A problem with these tests is that the dog may be normal at the time of testing, but may develop the condition later. Thus, unlike OFA hip evaluations, normal results does not mean that the dog will never develop the disease. The best these tests can offer is to indicate that the animal does not appear to have the condition at the time of testing. Thus, OFA recommends testing at 2,3,4,6, and 8 years of age. If you breed an animal at three years old, based upon these negative tests, and later discover he tests positive at 6 years of age, then you have passed the potential of hypothyroidism on to the next generation. However, if the tests are positive at three years old, you would know not to breed this animal. So if the thyroid tests are negative and the animal is worth the risk of breeding a potential hypothyroid dog, then outcrossing to a line without any history of hypothyroidism could be attempted, but it is a risk.

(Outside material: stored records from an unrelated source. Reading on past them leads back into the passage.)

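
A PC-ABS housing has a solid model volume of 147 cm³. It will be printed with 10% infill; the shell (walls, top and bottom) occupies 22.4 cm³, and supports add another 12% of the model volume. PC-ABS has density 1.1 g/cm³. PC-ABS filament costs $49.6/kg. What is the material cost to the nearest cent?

Volume inside the shell = 147 − 22.4 = 124.6 cm³.
Infill deposited = 0.10 × 124.6, so 12.46 cm³.
Support = 0.12 × 147, so 17.64 cm³.
Total printed volume = 22.4 + 12.46 + 17.64, so 52.5 cm³.
Mass = 52.5 × 1.1, so 57.75 g.
Cost = 57.75 g / 1000 × $49.6/kg = $2.86.

$2.86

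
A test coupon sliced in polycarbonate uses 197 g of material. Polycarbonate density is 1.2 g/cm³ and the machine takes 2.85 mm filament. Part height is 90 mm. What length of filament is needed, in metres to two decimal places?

25.73 m

Volume = 197 g / 1.2 g·cm⁻³ = 164.1667 cm³ = 164166.7 mm³.
A = π r² = π × 1.425² = 6.3794 mm².
Length = 164166.7 / 6.3794 = 25733.88 mm = 25.73 m.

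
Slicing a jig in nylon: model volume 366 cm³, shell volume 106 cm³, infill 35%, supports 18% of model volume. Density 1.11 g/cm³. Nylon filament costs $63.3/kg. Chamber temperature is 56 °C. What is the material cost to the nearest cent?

$18.47

Interior volume = 366 − 106, so 260 cm³.
Deposited infill: 0.35 × 260 → 91 cm³.
Support: 0.18 × 366 → 65.88 cm³.
Deposited volume = 106 + 91 + 65.88, so 262.88 cm³.
Mass: 262.88 × 1.11 → 291.7968 g.
At $63.3/kg: 291.7968/1000 × 63.3 = $18.47.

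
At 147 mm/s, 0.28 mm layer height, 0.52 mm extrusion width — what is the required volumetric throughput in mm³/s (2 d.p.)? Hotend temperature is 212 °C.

21.40

Bead cross-section = 0.28 × 0.52 = 0.1456 mm².
Q = v·A = 147 × 0.1456 = 21.40 mm³/s.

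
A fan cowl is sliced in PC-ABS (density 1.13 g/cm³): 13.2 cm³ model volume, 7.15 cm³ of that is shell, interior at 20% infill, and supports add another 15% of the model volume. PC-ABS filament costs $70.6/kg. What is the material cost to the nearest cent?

$0.82

Infill region: 13.2 − 7.15 → 6.05 cm³.
Deposited infill = 0.20 × 6.05 = 1.21 cm³.
Support = 0.15 × 13.2 = 1.98 cm³.
Total extruded = 7.15 + 1.21 + 1.98 = 10.34 cm³.
Mass: 10.34 × 1.13 → 11.6842 g.
At $70.6/kg: 11.6842/1000 × 70.6 = $0.82.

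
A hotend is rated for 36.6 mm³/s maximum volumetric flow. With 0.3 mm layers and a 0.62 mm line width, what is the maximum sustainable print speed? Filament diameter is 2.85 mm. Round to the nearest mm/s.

197 mm/s

Bead cross-section: 0.3 × 0.62 → 0.186 mm².
Max speed = 36.6 / 0.186 = 196.77 ≈ 197 mm/s.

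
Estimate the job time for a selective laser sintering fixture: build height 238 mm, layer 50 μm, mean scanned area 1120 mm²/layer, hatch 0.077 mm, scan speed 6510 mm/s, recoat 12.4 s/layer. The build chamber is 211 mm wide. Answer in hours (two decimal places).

Number of layers: 238 / 0.05 → 4760 (rounded up).
Per-layer scan distance = 1120 / 0.077 = 14545.5 mm.
Laser time per layer: 14545.5 / 6510 → 2.2343 s.
Per-layer time = 2.2343 + 12.4 = 14.6343 s.
Build time = 4760 × 14.6343 = 69659.268 s = 19.35 hours.

19.35 hours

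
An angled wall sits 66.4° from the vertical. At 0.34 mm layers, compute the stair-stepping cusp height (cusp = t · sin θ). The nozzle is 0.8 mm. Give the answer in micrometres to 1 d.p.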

Since hypothyroidism is difficult to diagnose, it is debatable whether animals that are of low risk of developing this condition should be registered with the OFA thyroid registry. These tests are costly, need to be frequently repeated, and determining the thyroid function based solely on laboratory findings is not generally a sound diagnostic practice. Certainly conducting these tests will do no harm, but may be of limited benefit to animals that are not genetically predisposed to hypothyroidism.

From this article, one can see that hypothyroidism can be a difficult condition to diagnose. But once diagnosed correctly this condition is usually completely manageable through the use of thyroid supplementation. Through the wise use of selective breeding, we should be able to reduce the incidence of hypothyroidism in the Briard.